The trend in Latin America will be for the growth of labour and popular struggles in the heat of the economic crisis and the implementation of the different variants of adjustment that these governments will apply. To the advancement of the political deterioration and to new expressions of crisis, for both governments of the centre left as well as the liberal right.

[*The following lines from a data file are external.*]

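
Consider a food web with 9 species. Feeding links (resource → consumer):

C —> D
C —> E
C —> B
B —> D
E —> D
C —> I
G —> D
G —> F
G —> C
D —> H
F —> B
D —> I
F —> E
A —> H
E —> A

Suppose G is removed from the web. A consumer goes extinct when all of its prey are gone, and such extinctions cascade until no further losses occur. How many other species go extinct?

Remove G.
Round 1: F (all prey gone), C (all prey gone) → extinct.
Round 2: B (all prey gone), E (all prey gone) → extinct.
Round 3: D (all prey gone), A (all prey gone) → extinct.
Round 4: H (all prey gone), I (all prey gone) → extinct.
No further losses. Total secondary extinctions: 8.

8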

The struggles against the adjustment and plundering will continue
The governments in Latin America will be still forced to apply different variants of adjustments against the workers, peasants and the people. Under pressure from the multinationals and imperialism in their need to balance their crisis in the metropolises, they will seek to increase the plundering of countries and peoples of Latin America. In this sense, they will continue to increase a counter-offensive of the multinationals and the financial capital to keep on imposing their plans. The fall in international prices, except for oil, will also lower the inflow of foreign currency to these capitalist governments that are imposing the variable of adjustment on its education and health workers, affecting these fundamental issues, weakening transportation and all essential services to the masses. This will poke more fuel to the fire in the struggle in Latin America. It will lead to greater social confrontation and ever increasing weakening of governments and regimes, both centre-left and liberal right. It will continue combining labour struggles, through strikes, with peasant, indigenous, student and popular mobilizations. Already the Peruvian people faced and defeated the Conga mining project. In Argentina, thousands were mobilized against the proposed mega mining project headed by the Canadian Barrick Gold. Also in Bolivia indigenous people expelled the Canadian mining transnational South American Silver. It will be on the agenda, then, the fight against the plundering projects of the multinationals, against the payment of the foreign debt, against the consequences of rising inflation and deteriorating living standards, for emergency wage increases and mobilizations in defence of education and health, in the perspective of the emergence of new political alternatives for workers and the people in face of the failure of the governments of bourgeois populism, which prepare a new failure to the expectations of millions in Latin America.